By Kim Longden
I’ve noticed that lessons for children in Bible curriculums oftentimes end with an exhortation for them to go and tell a friend about Jesus. This puts an image in my head of a five-year-old laying out an apologetic Gospel presentation to a friend, and makes me chuckle at the thought. When would that ever even happen? Ha!
But that thought, in turn, puts a picture in my head of me laying out said apologetic Gospel presentation to one of my friends … and humbly wondering, when has that ever happened? What started as a simple charge at the end of a children’s lesson becomes an overwhelming thought of how and when to “go and tell a friend about Jesus”—not only for the kids, but for me as well.
As I’ve pondered “telling a friend about Jesus” over the years, I’ve realized that maybe my vision of an apologetic Gospel presentation isn’t necessarily what these kids’ Bible lessons are referring to.
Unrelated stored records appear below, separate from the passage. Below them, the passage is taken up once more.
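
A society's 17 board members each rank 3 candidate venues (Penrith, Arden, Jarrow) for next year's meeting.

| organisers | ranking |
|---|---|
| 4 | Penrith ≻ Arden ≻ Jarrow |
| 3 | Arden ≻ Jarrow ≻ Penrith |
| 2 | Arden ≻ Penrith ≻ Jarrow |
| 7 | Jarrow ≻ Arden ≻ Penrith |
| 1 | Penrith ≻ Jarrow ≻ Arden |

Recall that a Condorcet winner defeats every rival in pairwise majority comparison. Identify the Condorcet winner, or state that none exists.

Head-to-head results (17 organisers):
Penrith vs Arden: Penrith is ranked higher on 4+1 = 5 ballots, Arden on 12. Arden wins 12–5.
Penrith vs Jarrow: Penrith preferred on 4+2+1 = 7 ballots; Jarrow wins 10–7.
Arden vs Jarrow: Arden is ranked higher on 4+3+2 = 9 ballots, Jarrow on 8. Arden wins 9–8.
Arden beats each of Penrith, Jarrow — Arden is the Condorcet winner.

Arden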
I’ve noticed that we “tell about Jesus” in every day conversations in many different ways; maybe there is a more realistic place to start that doesn’t seem as overwhelming as my imaginary five-year-old theology professor.
So how does Jesus start showing up more often in our everyday conversations? Just like with many things, I think a good place to start is by practicing at home. The more we talk about the Gospel—good news!—of Jesus in our homes with those closest to us, the more Jesus becomes a natural part of our thoughts and speech patterns in areas of life outside of the home, as well.
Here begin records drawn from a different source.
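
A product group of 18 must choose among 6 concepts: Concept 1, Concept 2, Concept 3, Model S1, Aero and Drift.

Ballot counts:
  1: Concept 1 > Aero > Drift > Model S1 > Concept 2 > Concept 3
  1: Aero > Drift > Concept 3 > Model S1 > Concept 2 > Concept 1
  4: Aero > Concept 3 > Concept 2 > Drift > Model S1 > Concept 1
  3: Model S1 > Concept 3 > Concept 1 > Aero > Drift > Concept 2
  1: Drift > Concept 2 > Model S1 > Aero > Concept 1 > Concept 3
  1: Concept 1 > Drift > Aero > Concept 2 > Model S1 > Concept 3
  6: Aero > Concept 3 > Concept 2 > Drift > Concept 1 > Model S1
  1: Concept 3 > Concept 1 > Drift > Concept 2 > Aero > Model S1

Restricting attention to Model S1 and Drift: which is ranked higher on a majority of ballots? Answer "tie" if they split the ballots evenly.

Ballots ranking Model S1 above Drift: 3.
Ballots ranking Drift above Model S1: 18 − 3 = 15.
Drift wins the head-to-head 15–3.

Drift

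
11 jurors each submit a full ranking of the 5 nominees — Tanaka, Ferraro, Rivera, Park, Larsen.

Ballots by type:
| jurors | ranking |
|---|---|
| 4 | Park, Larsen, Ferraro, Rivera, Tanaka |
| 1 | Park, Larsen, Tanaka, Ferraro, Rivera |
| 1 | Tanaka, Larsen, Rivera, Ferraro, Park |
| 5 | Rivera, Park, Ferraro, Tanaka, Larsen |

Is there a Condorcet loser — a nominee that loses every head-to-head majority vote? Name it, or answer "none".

none

Head-to-head results (11 jurors):
Tanaka vs Ferraro: Ferraro wins 9–2.
Tanaka vs Rivera: Rivera, 9–2.
Tanaka vs Park: Park wins 10–1.
Tanaka vs Larsen: Tanaka wins 6–5.
Ferraro–Rivera: Rivera 6–5.
Ferraro vs Park: Ferraro is ranked higher on 1 ballot, Park on 10. Park wins 10–1.
Ferraro vs Larsen: Ferraro is ranked higher on 5 ballots, Larsen on 6. Larsen wins 6–5.
Rivera vs Park: 6 to 5, Rivera.
Rivera vs Larsen: Larsen wins 6–5.
Park vs Larsen: 10 to 1, Park.
Each nominee has at least one pairwise win (Tanaka beats Larsen; Ferraro beats Tanaka; Rivera beats Tanaka; Park beats Tanaka; Larsen beats Ferraro) — no Condorcet loser.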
One easy place to start is noticing and talking about God’s goodness in nature. When opening the blinds in the morning and the glorious sun streams in, we say, “What a beautiful day God has given us!” Or when an anticipated heavy rainstorm breaks forth finally after a dry spell, we thank God for this gift that only the Almighty can provide—sometimes we even give thanks by running out into the downpour and enjoying it! We commend God’s artistry on a beautiful sunset, or marvel out loud at the Creative Majesty while gazing at the stars. Nature already stirs in our hearts praise for our Creator, and practicing praising God out loud at home with our families helps doing so become more natural in when we’re around others.
Another way to practice “telling about Jesus” is sharing stories with each other of when we’ve seen God’s presence in our lives. Big or small, we can be on the lookout for ways God is working and share them with around the dinner table or driving in the car.
I’m reminded of a time when my young son accidentally got too close to a bird’s nest. The young birds inside were close to fledging, but hadn’t left the nest yet. His presence startled them, and they all haphazardly flew out of the nest with squawking and commotion while the momma bird tried to round them back up. We watched the scene helplessly and felt terrible because we knew the mom wouldn’t be able to get the babies back in the nest and there was nothing we could do to help.
It was evening, so we prayed that the babies would be safe overnight and that their wings would strengthen enough to be able to fly so they would not be so vulnerable. The next morning when we looked out, we saw the mom with her little babies all huddled by our deck like they were waiting for something. As soon as we saw them, the momma started hopping around in the grass looking for food and the babies flew up into low branches of the pine tree.
We started laughing and clapping! The fledglings had made it through the night and could fly a little higher! Our prayer had been answered! God not only answered our prayer, but gave my son, who felt terrible, the gift of knowing that the babies were OK. We thanked God for this grace, and we retell this story often around our dinner table.
These are the stories about Jesus I could envision a little child sharing with a friend more than that well-laid-out Gospel presentation, because this IS good news to a little child! That big God we talk about at church is also a God who cares about me personally. Jesus cares about me enough to show my young son that the baby birdies were OK. Telling these stories over and over at home weaves them into our lives, and makes it more natural to share them with others as God provides opportunities.
As adults we can also practice noticing and then sharing stories at home of the good news of Jesus working in the details of our lives. I’m reminded of another time when we had unexpected company for lunch and, at the first glance of my cupboards, my situation seemed much like Old Mother Hubbard’s. While I was contemplating what we’d eat, I remembered that a church friend had just given us some delicious bakery bread and I was able to pull together a pretty hearty cold cut sandwich lunch. Like with the loaves and fishes, we had plenty to eat!
My kids are used to me saying “That’s how God do!” in moments like this when I realize that details were already being worked out before I even knew that a need was going to exist. When we see that God has miraculously provided for a need—big or small—or when Jesus brings us comfort in a trying situation, we can share this with each other in the home; which makes sharing it become more natural in our conversations outside of the home, too.
Talking about these things at home not only encourages us as a family, but it puts these stories on the forefront of our thoughts so that they’re on our lips when we’re interacting with people out and about. Maybe the entry way to a fuller Gospel presentation is not a five-year-old with a theological PowerPoint presentation. Maybe telling a friend about Jesus doesn’t mean reciting the Nicene Creed or covering the Treatise on the Power and Primacy of the Pope.
Maybe, just maybe, what my kids and my neighbor and the guy down the street all need to hear first is that Jesus is active and present in the details in my life, and He cares about the details in their lives, too. Maybe that’s what it means to “go and tell a friend about Jesus.”